Edith N’Tcha N’po à l’état civil, Kunpân est une promesse montante de la musique Otammari. Déjà engagée dans la composition de son deuxième album, la chanteuse des hauteurs de Koussoukouingou dans la commune de Boukoumbé au nord ouest du Bénin, s’active à faire découvrir davantage ses charmes musicaux à ses compatriotes.

Dix titres pour le compte de son premier opus « Tchétènè », rendu public depuis novembre 2013. « Tchétènè », changez !, donne à définir une chanteuse au grand cœur. Elle part sur le principe de la bonté de l’humain. Une foi qui trouve ses assises dans sa conviction de la possibilité etd e l’harmonie du vivre ensemble. La religion n’est pas loin de ses choix et l’on découvre au fil des morceaux, une chanteuse sensible à l’homme, à Dieu, à l’amour, à l’Afrique.

Kunpân comme nom d’artiste, « Dieu donné » en Ditamari, est déjà un choix d’identité que porte Edith N’tcha pour sa carrière musicale. Un appel au renouveau de l’être, pour une ascension positive. Pratiquant la musique depuis son jeune âge, elle se résout à la composition dès 2006. Alors, très vite, son terroir en émerge. En même temps, elle n’omet pas son environnement, proche comme lointain. L’espoir s’y formule ; les vicissitudes de la vie également, celles de la mère, de la femme. Elle se forge résolument l’armure de l’amour pour y faire face. Tout doucement naissent de ses nuits, ses moments de grâce en termes d’inspiration, des titres comme « Tuntè », « Koutchétè », « Je t’attendrai »

On danse avec « Tchétènè ». Avec cette sensation d’entraînement sur les rythmes des origines de l’artiste. Rythmes qu’elle a copieusement liés aux usages de la musique pour créer cette touche qui part de la tradition à la rencontre la modernité. Les sonorités sont ainsi du Tipenti, du Dikpantiri, du Koutchati, de la Salsa ou du le Zouk. Mais cet album, c’est aussi de la philosophie et de la réflexion, notamment sur le statut de la femme, au foyer comme dans la société, la scolarisation des enfants, etc. On le note avec des morceaux tels que « Akari », « Itè Africa », « L’homme », « Onitipoku ».

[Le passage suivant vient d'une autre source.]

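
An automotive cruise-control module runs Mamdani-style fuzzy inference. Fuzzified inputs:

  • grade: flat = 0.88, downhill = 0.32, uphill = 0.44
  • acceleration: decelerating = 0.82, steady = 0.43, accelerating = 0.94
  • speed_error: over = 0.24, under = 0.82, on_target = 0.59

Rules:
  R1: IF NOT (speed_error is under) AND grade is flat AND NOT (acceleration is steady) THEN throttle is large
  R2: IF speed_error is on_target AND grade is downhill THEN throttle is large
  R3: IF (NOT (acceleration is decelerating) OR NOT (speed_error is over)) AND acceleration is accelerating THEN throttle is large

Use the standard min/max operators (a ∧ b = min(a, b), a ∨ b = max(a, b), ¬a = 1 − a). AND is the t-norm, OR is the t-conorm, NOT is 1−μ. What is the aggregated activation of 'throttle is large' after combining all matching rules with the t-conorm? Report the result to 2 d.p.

R1: ¬under=1−0.82=0.18, flat=0.88, ¬steady=1−0.43=0.57; AND[min(a, b)] → w = 0.18
R2: on_target=0.59, downhill=0.32; AND[min(a, b)] → w = 0.32
R3: (¬decelerating=1−0.82=0.18 OR ¬over=1−0.24=0.76) = 0.76; AND[min(a, b)] with accelerating=0.94 → w = 0.76
Rules with consequent 'large': {R1, R2, R3} → strengths 0.18, 0.32, 0.76
Aggregate via t-conorm [max(a, b)]: 0.76

0.76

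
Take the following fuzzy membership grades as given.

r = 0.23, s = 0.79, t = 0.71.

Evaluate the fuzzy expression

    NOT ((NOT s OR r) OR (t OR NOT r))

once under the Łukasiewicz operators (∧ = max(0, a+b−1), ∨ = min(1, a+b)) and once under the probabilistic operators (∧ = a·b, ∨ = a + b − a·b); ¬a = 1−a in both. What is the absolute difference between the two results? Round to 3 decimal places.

Under Łukasiewicz:
  NOT s = 1 − 0.79 = 0.21
  NOT s OR r = min(1, a+b) on (0.21, 0.23) = 0.44
  NOT r = 1 − 0.23 = 0.77
  t OR NOT r = min(1, a+b) on (0.71, 0.77) = 1.00
  (NOT s OR r) OR (t OR NOT r) = min(1, a+b) on (0.44, 1.00) = 1.00
  NOT ((NOT s OR r) OR (t OR NOT r)) = 1 − 1.00 = 0.00
  → value = 0.0000
Under probabilistic:
  NOT s = 1 − 0.7900 = 0.2100
  NOT s OR r = a + b − a·b on (0.2100, 0.2300) = 0.3917
  NOT r = 1 − 0.2300 = 0.7700
  t OR NOT r = a + b − a·b on (0.7100, 0.7700) = 0.9333
  (NOT s OR r) OR (t OR NOT r) = a + b − a·b on (0.3917, 0.9333) = 0.9594
  NOT ((NOT s OR r) OR (t OR NOT r)) = 1 − 0.9594 = 0.0406
  → value = 0.0406
|0.0000 − 0.0406| = 0.041

0.041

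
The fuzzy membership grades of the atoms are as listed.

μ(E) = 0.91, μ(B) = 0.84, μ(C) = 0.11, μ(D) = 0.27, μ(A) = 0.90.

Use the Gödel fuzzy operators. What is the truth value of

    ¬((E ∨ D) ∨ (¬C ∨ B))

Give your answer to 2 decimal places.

0.09

E ∨ D = max(a, b) on (0.91, 0.27) = 0.91
¬C = 1 − 0.11 = 0.89
¬C ∨ B = max(a, b) on (0.89, 0.84) = 0.89
(E ∨ D) ∨ (¬C ∨ B) = max(a, b) on (0.91, 0.89) = 0.91
¬((E ∨ D) ∨ (¬C ∨ B)) = 1 − 0.91 = 0.09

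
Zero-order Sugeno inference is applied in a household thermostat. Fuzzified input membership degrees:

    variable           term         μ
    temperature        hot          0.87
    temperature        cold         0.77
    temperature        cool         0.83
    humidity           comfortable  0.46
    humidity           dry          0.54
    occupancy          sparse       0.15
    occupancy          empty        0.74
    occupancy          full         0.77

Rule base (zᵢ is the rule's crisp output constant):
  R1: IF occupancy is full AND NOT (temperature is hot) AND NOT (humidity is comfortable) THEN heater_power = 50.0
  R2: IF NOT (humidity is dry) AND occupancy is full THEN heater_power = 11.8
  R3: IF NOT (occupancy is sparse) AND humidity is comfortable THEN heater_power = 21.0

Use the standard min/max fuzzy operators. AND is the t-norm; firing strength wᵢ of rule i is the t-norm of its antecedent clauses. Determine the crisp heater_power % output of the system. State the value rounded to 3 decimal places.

20.560

R1 (z=50.0): full=0.77, ¬hot=1−0.87=0.13, ¬comfortable=1−0.46=0.54; AND[min(a, b)] → w = 0.13
R2 (z=11.8): ¬dry=1−0.54=0.46, full=0.77; AND[min(a, b)] → w = 0.46
R3 (z=21.0): ¬sparse=1−0.15=0.85, comfortable=0.46; AND[min(a, b)] → w = 0.46
Weighted average = (0.13·50.0 + 0.46·11.8 + 0.46·21.0) / (0.13 + 0.46 + 0.46)
  = 21.5880 / 1.0500 = 20.560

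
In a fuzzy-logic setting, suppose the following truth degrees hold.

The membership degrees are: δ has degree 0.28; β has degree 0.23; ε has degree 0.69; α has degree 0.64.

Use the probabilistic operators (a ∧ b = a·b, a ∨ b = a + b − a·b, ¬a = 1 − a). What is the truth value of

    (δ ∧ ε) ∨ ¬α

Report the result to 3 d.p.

0.484

δ ∧ ε = a·b on (0.2800, 0.6900) = 0.1932
¬α = 1 − 0.6400 = 0.3600
(δ ∧ ε) ∨ ¬α = a + b − a·b on (0.1932, 0.3600) = 0.4836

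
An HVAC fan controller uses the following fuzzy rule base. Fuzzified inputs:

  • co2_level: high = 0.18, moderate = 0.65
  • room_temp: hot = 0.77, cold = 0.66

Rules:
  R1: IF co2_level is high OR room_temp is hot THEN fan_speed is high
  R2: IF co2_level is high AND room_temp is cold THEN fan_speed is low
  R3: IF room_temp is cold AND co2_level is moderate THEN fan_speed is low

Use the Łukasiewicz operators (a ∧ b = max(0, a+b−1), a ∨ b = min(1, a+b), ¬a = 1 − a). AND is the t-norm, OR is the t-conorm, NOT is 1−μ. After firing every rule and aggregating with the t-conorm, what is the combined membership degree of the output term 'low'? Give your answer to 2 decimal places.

0.31

R1: high=0.18, hot=0.77; OR[min(1, a+b)] → w = 0.95
R2: high=0.18, cold=0.66; AND[max(0, a+b−1)] → w = 0.00
R3: cold=0.66, moderate=0.65; AND[max(0, a+b−1)] → w = 0.31
Rules with consequent 'low': {R2, R3} → strengths 0.00, 0.31
Aggregate via t-conorm [min(1, a+b)]: 0.31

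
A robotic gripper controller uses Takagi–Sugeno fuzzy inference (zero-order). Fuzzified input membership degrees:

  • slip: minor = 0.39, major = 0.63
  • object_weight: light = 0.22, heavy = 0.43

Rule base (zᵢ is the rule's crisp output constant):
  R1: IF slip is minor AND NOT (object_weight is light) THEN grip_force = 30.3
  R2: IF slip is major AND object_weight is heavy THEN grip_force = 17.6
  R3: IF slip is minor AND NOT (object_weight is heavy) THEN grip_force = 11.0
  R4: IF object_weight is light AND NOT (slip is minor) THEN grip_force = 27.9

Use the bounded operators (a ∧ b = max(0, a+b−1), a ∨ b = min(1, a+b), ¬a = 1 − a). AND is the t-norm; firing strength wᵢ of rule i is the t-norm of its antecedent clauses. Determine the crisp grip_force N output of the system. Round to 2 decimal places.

R1 (z=30.3): minor=0.39, ¬light=1−0.22=0.78; AND[max(0, a+b−1)] → w = 0.17
R2 (z=17.6): major=0.63, heavy=0.43; AND[max(0, a+b−1)] → w = 0.06
R3 (z=11.0): minor=0.39, ¬heavy=1−0.43=0.57; AND[max(0, a+b−1)] → w = 0.00
R4 (z=27.9): light=0.22, ¬minor=1−0.39=0.61; AND[max(0, a+b−1)] → w = 0.00
Weighted average = (0.17·30.3 + 0.06·17.6 + 0.00·11.0 + 0.00·27.9) / (0.17 + 0.06 + 0.00 + 0.00)
  = 6.2070 / 0.2300 = 26.99

26.99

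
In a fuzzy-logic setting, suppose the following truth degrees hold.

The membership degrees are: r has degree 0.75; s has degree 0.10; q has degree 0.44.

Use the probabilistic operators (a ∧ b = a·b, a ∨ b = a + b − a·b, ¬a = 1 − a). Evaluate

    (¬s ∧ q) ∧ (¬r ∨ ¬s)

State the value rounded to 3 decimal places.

¬s = 1 − 0.1000 = 0.9000
¬s ∧ q = a·b on (0.9000, 0.4400) = 0.3960
¬r = 1 − 0.7500 = 0.2500
¬s = 1 − 0.1000 = 0.9000
¬r ∨ ¬s = a + b − a·b on (0.2500, 0.9000) = 0.9250
(¬s ∧ q) ∧ (¬r ∨ ¬s) = a·b on (0.3960, 0.9250) = 0.3663

0.366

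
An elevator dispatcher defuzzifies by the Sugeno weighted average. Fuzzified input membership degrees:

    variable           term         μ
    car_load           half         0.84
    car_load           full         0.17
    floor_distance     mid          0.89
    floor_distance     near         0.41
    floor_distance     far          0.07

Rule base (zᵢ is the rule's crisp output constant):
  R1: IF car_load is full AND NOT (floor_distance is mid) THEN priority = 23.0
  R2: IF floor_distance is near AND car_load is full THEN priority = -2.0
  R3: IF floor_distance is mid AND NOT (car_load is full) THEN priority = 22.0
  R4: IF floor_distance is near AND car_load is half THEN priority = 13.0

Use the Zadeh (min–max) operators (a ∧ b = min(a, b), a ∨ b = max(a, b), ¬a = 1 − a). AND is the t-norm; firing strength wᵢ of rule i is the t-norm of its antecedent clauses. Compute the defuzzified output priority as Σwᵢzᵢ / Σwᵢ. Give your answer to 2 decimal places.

R1 (z=23.0): full=0.17, ¬mid=1−0.89=0.11; AND[min(a, b)] → w = 0.11
R2 (z=-2.0): near=0.41, full=0.17; AND[min(a, b)] → w = 0.17
R3 (z=22.0): mid=0.89, ¬full=1−0.17=0.83; AND[min(a, b)] → w = 0.83
R4 (z=13.0): near=0.41, half=0.84; AND[min(a, b)] → w = 0.41
Weighted average = (0.11·23.0 + 0.17·-2.0 + 0.83·22.0 + 0.41·13.0) / (0.11 + 0.17 + 0.83 + 0.41)
  = 25.7800 / 1.5200 = 16.96

16.96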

De sa voix, promesse d’une pure caresse, certes héritée d’une longue expérience de choriste mais qui se doit cependant de se bonifier encore, Kunpân balance aisément sur différents airs et emporte facilement l’écoute. Accompagnée en majorité d’instruments à vent ou à corde (flûte, guitare, trompette), elle chante sur cet album en français, en Ditamari et sobrement en fon. Celle dont le modèle unique est Angélique Kidjo, tant dans la prestance de sa voix que dans sa présence scénique, est déjà reconnue pour la qualité de son travail au plan national.

En 2014, elle est primée à la troisième place de la finale de la 17e édition de la Coupe national du vainqueur des artistes du Bénin – Conavab –. Une distinction qui, loin de la satisfaire, la remet en scelle. Elle nourrit alors, pour la saison musicale 2015, le projet d’une série de concerts live pour mieux se montrer aux populations de son pays, celles de Natitingou, de Kandi, Parakou, par prédilection au départ. « Un artiste, c’est d’abord des concerts », fait-elle entendre, pleine d’engagement.

« Elle ne s’est pas trompée en choisissant de faire de la musique car elle a une voix très posée et son appartenance à un grande chorale chrétienne lui confère forcément des pré-requis dans le domaine », fait savoir Karl Tanguy Tokoudagba, promoteur culturel installé à Natitingou, en service au Centre culturel Maison TV5 de cette ville du nord Bénin. Une observation qu’il fait au regard de sa connaissance de l’artiste. Une des raisons qui ont d’ailleurs permis à Kunpân de lancer son album dans ce centre le 30 novembre 2013.